In a conversation with Mike Birbiglia's for his "Working It Out" podcast, the actor and research advocate said that remembering lines has become more difficult in the decades since he was first diagnosed.
"When I did the spinoff from 'The Good Wife,' which is 'The Good Fight,' I couldn't remember the lines. I just had this blank, I couldn't remember the lines," he explained, contrasting that experience to how he felt when he would get a script earlier in his career for films or in his role on "Family Ties."
"I'd go, 'I'm in.
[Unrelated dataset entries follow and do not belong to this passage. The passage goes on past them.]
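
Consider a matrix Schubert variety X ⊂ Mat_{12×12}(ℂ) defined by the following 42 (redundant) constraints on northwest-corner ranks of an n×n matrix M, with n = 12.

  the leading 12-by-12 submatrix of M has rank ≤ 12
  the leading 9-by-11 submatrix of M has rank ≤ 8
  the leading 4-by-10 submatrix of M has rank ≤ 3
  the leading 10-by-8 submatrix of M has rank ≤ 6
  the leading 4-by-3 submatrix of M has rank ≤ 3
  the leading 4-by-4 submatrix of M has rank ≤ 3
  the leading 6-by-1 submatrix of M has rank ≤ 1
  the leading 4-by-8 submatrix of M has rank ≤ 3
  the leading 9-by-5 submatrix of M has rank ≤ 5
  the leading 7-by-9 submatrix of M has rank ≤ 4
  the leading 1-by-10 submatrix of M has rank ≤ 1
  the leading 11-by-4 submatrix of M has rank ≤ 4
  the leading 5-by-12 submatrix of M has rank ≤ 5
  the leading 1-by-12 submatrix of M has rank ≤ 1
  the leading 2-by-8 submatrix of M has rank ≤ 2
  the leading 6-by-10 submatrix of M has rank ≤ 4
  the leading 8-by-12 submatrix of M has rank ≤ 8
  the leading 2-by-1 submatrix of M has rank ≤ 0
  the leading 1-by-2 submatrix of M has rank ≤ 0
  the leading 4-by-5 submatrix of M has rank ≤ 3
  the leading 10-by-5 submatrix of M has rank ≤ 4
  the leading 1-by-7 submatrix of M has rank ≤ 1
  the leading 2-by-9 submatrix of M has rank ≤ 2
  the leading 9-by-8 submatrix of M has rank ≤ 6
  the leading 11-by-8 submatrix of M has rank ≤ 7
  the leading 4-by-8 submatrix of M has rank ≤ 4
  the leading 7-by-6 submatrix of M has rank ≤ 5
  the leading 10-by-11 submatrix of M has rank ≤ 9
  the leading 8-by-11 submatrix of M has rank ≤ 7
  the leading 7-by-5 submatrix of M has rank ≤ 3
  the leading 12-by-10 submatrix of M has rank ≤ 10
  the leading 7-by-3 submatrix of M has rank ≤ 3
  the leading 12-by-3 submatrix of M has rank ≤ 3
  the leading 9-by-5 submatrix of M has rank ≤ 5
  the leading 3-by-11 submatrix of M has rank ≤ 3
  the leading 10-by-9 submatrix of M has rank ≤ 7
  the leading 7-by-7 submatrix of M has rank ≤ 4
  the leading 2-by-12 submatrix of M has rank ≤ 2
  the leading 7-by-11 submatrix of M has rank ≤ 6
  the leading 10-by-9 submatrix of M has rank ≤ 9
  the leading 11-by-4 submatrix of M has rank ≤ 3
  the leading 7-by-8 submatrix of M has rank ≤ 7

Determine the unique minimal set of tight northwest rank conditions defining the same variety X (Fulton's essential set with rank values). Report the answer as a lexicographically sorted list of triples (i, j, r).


Computing R[i][j] = min implied NW-rank bound (n=12, 42 conditions):

  i=1: 0  0  1  1  1  1  1  1  1  1  1  1
  i=2: 0  1  2  2  2  2  2  2  2  2  2  2
  i=3: 1  2  3  3  3  3  3  3  3  3  3  3
  i=4: 1  2  3  3  3  3  3  3  3  3  4  4
  i=5: 1  2  3  3  3  4  4  4  4  4  5  5
  i=6: 1  2  3  3  3  4  4  4  4  4  5  6
  i=7: 1  2  3  3  3  4  4  4  4  5  6  7
  i=8: 1  2  3  3  4  5  5  5  5  6  7  8
  i=9: 1  2  3  3  4  5  6  6  6  7  8  9
  i=10: 1  2  3  3  4  5  6  6  7  8  9  10
  i=11: 1  2  3  3  4  5  6  7  8  9  10  11
  i=12: 1  2  3  4  5  6  7  8  9  10  11  12

so w = (3, 2, 1, 11, 6, 12, 10, 5, 7, 9, 8, 4).

|D(w)|=28, |Ess(w)|=8:

[(1, 2, 0), (2, 1, 0), (4, 10, 3), (6, 10, 4), (7, 5, 3), (7, 9, 4), (10, 8, 6), (11, 4, 3)]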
Mallory, get off the phone.' And I knew it, like in an instant, and it continued to be that way for me," Fox recalled. "I have 70 pages of dialogue on a [Brian] De Palma movie, and knowing that a hugely expensive Steadicam shot depends on me knowing the lines — not a trickle of sweat on my brow."
Fox said he has learned to adapt and recalled a challenging scene he had while filming Kiefer Sutherland's show "Designated Survivor."
"It was this legal stuff and I just couldn't get it," Fox said. "But what was really refreshing was I didn't panic. I didn't freak out. I just went, 'Well, that's that. Moving on.'"
Fox said he no longer take projects with a lot of lines.
"I can't remember five pages of dialogue. I can't do it," he said. "So I go to the beach."